Development of a 3D graphene aerogel and 3D porous graphene/MnO2@polyaniline hybrid film for all-solid-state flexible asymmetric supercapacitors†
Abstract
There is an increasing demand for safe, environmentally benign energy storage devices in portable electronic appliances, wearable gadgets, flexible displays, and other personal multimedia devices.
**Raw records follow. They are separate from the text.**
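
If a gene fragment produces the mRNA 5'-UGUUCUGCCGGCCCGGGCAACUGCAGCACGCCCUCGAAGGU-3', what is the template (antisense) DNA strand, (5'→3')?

5'-ACCTTCGAGGGCGTGCTGCAGTTGCCCGGGCCGGCAGAACA-3'

Replace U with T to get the coding DNA strand: TGTTCTGCCGGCCCGGGCAACTGCAGCACGCCCTCGAAGGT. The template strand is its reverse complement (complement ACAAGACGGCCGGGCCCGTTGACGTCGTGCGGGAGCTTCCA, then reverse).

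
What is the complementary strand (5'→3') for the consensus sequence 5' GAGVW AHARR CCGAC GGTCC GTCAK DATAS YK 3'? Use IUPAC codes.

Standard pairs A↔T, G↔C; ambiguity codes pair R↔Y, K↔M, W↔W, S↔S, D↔H, V↔B. Complement (CTCBWTDTYYGGCTGCCAGGCAGTMHTATSRM), then reverse for 5'→3'.

5'-MRSTATHMTGACGGACCGTCGGYYTDTWBCTC-3'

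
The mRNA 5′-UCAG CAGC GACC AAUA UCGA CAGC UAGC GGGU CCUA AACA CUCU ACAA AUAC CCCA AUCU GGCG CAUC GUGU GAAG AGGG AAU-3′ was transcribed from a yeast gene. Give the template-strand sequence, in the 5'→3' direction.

5'-ATTCCCTCTTCACACGATGCGCCAGATTGGGGTATTTGTAGAGTGTTTAGGACCCGCTAGCTGTCGATATTGGTCGCTGCTGA-3'

Replace U with T to get the coding DNA strand: TCAGCAGCGACCAATATCGACAGCTAGCGGGTCCTAAACACTCTACAAATACCCCAATCTGGCGCATCGTGTGAAGAGGGAAT. The template strand is its reverse complement (complement AGTCGTCGCTGGTTATAGCTGTCGATCGCCCAGGATTTGTGAGATGTTTATGGGGTTAGACCGCGTAGCACACTTCTCCCTTA, then reverse).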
In this study, we have fabricated an all-solid-state flexible asymmetric supercapacitor using a novel 3D porous reduced graphene oxide/manganese dioxide@polyaniline (RGO/MnO2@PANI) hybrid film as the positive electrode and a self-assembled 3D pillared graphene aerogel as the negative electrode material with a polyvinyl alcohol/potassium hydroxide (PVA/KOH) gel electrolyte. The flexible composite film was synthesized by vacuum filtration of GO and a MnO2@PANI mixture followed by chemical reduction of the resulting film in a hydrothermal autoclave. The 3D graphene aerogel was synthesized by a hydrothermal route using a solution of the nonionic triblock copolymer Pluronic F-68 as a soft template and vitamin C as a reducing agent. Herein, the Pluronic copolymer played dual roles: first, it enabled the effective dispersion of graphene oxide in water, and second, it assisted the formation of a stable 3D pillared hydrogel assembly. The RGO/MnO2@PANI-based symmetric supercapacitor shows a high energy density of 18.33 W h kg−1 at a power density of 0.388 kW kg−1. An asymmetric supercapacitor (graphene aerogel//RGO/MnO2@PANI), which was fabricated by optimizing the individual electrode materials, exhibited a very high energy density of 38.12 W h kg−1 at a power density of 1.191 kW kg−1 utilizing a large potential window of 1.5 V. Moreover, 3 cells connected in series successfully lit up a red LED for 45 s and displayed similar performance under bending conditions.